Husband argues that the trial court erred in classifying the entire workers’ compensation settlement as marital property. He says that the settlement is compensation for his diminished earning capacity. That diminished capacity continues far beyond the date of dissolution. So, he argues that the bulk of the settlement should be considered nonmarital property.
In other case law, the court had held that the portions of a workers’ compensation award which represent wage loss and medical payments incurred during the marriage should be classified as marital property, But, the portion which replaces wages lost after dissolution should be classified as non-marital.

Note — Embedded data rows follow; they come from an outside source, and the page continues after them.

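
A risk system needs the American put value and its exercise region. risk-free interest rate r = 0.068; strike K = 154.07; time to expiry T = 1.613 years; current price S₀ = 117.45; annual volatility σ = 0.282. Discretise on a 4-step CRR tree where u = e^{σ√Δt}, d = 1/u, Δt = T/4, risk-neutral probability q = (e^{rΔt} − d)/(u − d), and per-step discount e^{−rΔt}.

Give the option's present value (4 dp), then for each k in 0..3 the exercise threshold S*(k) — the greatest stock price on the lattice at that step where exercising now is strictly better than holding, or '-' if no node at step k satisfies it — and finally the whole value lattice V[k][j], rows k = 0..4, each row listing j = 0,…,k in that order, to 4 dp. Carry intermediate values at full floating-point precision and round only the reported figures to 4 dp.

params: Δt=0.40325 u=1.19611 d=0.83604 q=0.53256 e^(-rΔt)=0.97295
t_4 payoffs: 96.6892 71.9763 36.6200 0.0000 0.0000
t_3: node(3,0) S=68.6339 payoff=85.4361 vs cont=81.2688 → 85.4361 [stop]  node(3,1) S=98.1932 payoff=55.8768 vs cont=51.7094 → 55.8768 [stop]  node(3,2) S=140.4832 payoff=13.5868 vs cont=16.6547 → 16.6547 [wait]  node(3,3) S=200.9868 payoff=0.0000 vs cont=0.0000 → 0.0000 [wait]  ⇒ S*(3)=98.1932
t_2: node(2,0) S=82.0937 payoff=71.9763 vs cont=67.8089 → 71.9763 [stop]  node(2,1) S=117.4500 payoff=36.6200 vs cont=34.0423 → 36.6200 [stop]  node(2,2) S=168.0336 payoff=0.0000 vs cont=7.5745 → 7.5745 [wait]  ⇒ S*(2)=117.4500
t_1: node(1,0) S=98.1932 payoff=55.8768 vs cont=51.7094 → 55.8768 [stop]  node(1,1) S=140.4832 payoff=13.5868 vs cont=20.5794 → 20.5794 [wait]  ⇒ S*(1)=98.1932
t_0: node(0,0) S=117.4500 payoff=36.6200 vs cont=36.0759 → 36.6200 [stop]  ⇒ S*(0)=117.4500

price = 36.6200
boundary = 117.4500 98.1932 117.4500 98.1932
tree:
36.6200
55.8768 20.5794
71.9763 36.6200 7.5745
85.4361 55.8768 16.6547 0.0000
96.6892 71.9763 36.6200 0.0000 0.0000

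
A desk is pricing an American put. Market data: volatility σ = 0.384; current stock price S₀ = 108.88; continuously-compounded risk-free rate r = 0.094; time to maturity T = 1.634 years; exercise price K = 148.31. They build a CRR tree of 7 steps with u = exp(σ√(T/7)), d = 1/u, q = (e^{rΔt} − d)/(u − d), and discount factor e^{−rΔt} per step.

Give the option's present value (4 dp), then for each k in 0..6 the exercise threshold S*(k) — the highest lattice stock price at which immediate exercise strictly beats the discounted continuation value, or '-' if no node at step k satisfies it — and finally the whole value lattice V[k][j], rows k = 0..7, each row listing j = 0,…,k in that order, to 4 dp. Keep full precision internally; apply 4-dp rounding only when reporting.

Δt=0.23343  u=1.20385  d=0.83067  q=0.51320  discount=0.97830
step 7 (expiry): payoffs max(K−S,0) = 118.5979 105.2494 85.9038 57.8671 17.2345 0.0000 0.0000 0.0000
step 6: (k=6,j=0): S=35.7690, (K−S)⁺=112.5410, hold=109.3222 ⇒ V=112.5410 exercise | (k=6,j=1): S=51.8387, (K−S)⁺=96.4713, hold=93.2525 ⇒ V=96.4713 exercise | (k=6,j=2): S=75.1279, (K−S)⁺=73.1821, hold=69.9633 ⇒ V=73.1821 exercise | (k=6,j=3): S=108.8800, (K−S)⁺=39.4300, hold=36.2112 ⇒ V=39.4300 exercise | (k=6,j=4): S=157.7957, (K−S)⁺=0.0000, hold=8.2077 ⇒ V=8.2077 continue | (k=6,j=5): S=228.6875, (K−S)⁺=0.0000, hold=0.0000 ⇒ V=0.0000 continue | (k=6,j=6): S=331.4282, (K−S)⁺=0.0000, hold=0.0000 ⇒ V=0.0000 continue  boundary S*=108.8800
step 5: (k=5,j=0): S=43.0606, (K−S)⁺=105.2494, hold=102.0306 ⇒ V=105.2494 exercise | (k=5,j=1): S=62.4062, (K−S)⁺=85.9038, hold=82.6850 ⇒ V=85.9038 exercise | (k=5,j=2): S=90.4429, (K−S)⁺=57.8671, hold=54.6483 ⇒ V=57.8671 exercise | (k=5,j=3): S=131.0755, (K−S)⁺=17.2345, hold=22.8988 ⇒ V=22.8988 continue | (k=5,j=4): S=189.9629, (K−S)⁺=0.0000, hold=3.9088 ⇒ V=3.9088 continue | (k=5,j=5): S=275.3061, (K−S)⁺=0.0000, hold=0.0000 ⇒ V=0.0000 continue  boundary S*=90.4429
step 4: (k=4,j=0): S=51.8387, (K−S)⁺=96.4713, hold=93.2525 ⇒ V=96.4713 exercise | (k=4,j=1): S=75.1279, (K−S)⁺=73.1821, hold=69.9633 ⇒ V=73.1821 exercise | (k=4,j=2): S=108.8800, (K−S)⁺=39.4300, hold=39.0550 ⇒ V=39.4300 exercise | (k=4,j=3): S=157.7957, (K−S)⁺=0.0000, hold=12.8677 ⇒ V=12.8677 continue | (k=4,j=4): S=228.6875, (K−S)⁺=0.0000, hold=1.8615 ⇒ V=1.8615 continue  boundary S*=108.8800
step 3: (k=3,j=0): S=62.4062, (K−S)⁺=85.9038, hold=82.6850 ⇒ V=85.9038 exercise | (k=3,j=1): S=90.4429, (K−S)⁺=57.8671, hold=54.6483 ⇒ V=57.8671 exercise | (k=3,j=2): S=131.0755, (K−S)⁺=17.2345, hold=25.2384 ⇒ V=25.2384 continue | (k=3,j=3): S=189.9629, (K−S)⁺=0.0000, hold=7.0627 ⇒ V=7.0627 continue  boundary S*=90.4429
step 2: (k=2,j=0): S=75.1279, (K−S)⁺=73.1821, hold=69.9633 ⇒ V=73.1821 exercise | (k=2,j=1): S=108.8800, (K−S)⁺=39.4300, hold=40.2296 ⇒ V=40.2296 continue | (k=2,j=2): S=157.7957, (K−S)⁺=0.0000, hold=15.5653 ⇒ V=15.5653 continue  boundary S*=75.1279
step 1: (k=1,j=0): S=90.4429, (K−S)⁺=57.8671, hold=55.0497 ⇒ V=57.8671 exercise | (k=1,j=1): S=131.0755, (K−S)⁺=17.2345, hold=26.9736 ⇒ V=26.9736 continue  boundary S*=90.4429
step 0: (k=0,j=0): S=108.8800, (K−S)⁺=39.4300, hold=41.1008 ⇒ V=41.1008 continue  boundary S*=-

price = 41.1008
boundary = - 90.4429 75.1279 90.4429 108.8800 90.4429 108.8800
tree:
41.1008
57.8671 26.9736
73.1821 40.2296 15.5653
85.9038 57.8671 25.2384 7.0627
96.4713 73.1821 39.4300 12.8677 1.8615
105.2494 85.9038 57.8671 22.8988 3.9088 0.0000
112.5410 96.4713 73.1821 39.4300 8.2077 0.0000 0.0000
118.5979 105.2494 85.9038 57.8671 17.2345 0.0000 0.0000 0.0000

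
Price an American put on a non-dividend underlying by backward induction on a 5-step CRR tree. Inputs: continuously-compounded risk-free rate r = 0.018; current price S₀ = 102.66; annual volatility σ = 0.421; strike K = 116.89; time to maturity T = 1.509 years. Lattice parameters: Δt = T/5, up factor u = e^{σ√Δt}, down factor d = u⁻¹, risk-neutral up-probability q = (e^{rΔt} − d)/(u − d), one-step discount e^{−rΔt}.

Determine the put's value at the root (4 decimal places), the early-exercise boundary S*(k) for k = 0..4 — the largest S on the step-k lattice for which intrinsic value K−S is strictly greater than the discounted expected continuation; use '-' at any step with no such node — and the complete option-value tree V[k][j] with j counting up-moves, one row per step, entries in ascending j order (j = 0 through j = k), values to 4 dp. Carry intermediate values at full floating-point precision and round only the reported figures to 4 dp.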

The trial court specifically noted that it had reviewed the factors listed in section 503(d). The court found three statutory factors to be particularly relevant. (1) the duration of the marriage; (2) the age, health, station, occupation, amount and source of income, vocational skills, employability, and needs of the parties. And (3) the reasonable opportunity of each spouse for future acquisition of assets and income.
The court pointed out that the wife was in her mid–50’s. She had a ninth-grade education. No training. She had some physical problems. She had not worked in many years.
The court had taken into consideration the husband’s partial loss of ability to earn future income. But, he still had a substantially greater ability to acquire assets and income than his wife did.
The marriage had not been a very long one. The court indicated that it would have awarded a larger share of the marital estate to the wife, but the length of the marriage weighed in the husband’s favor.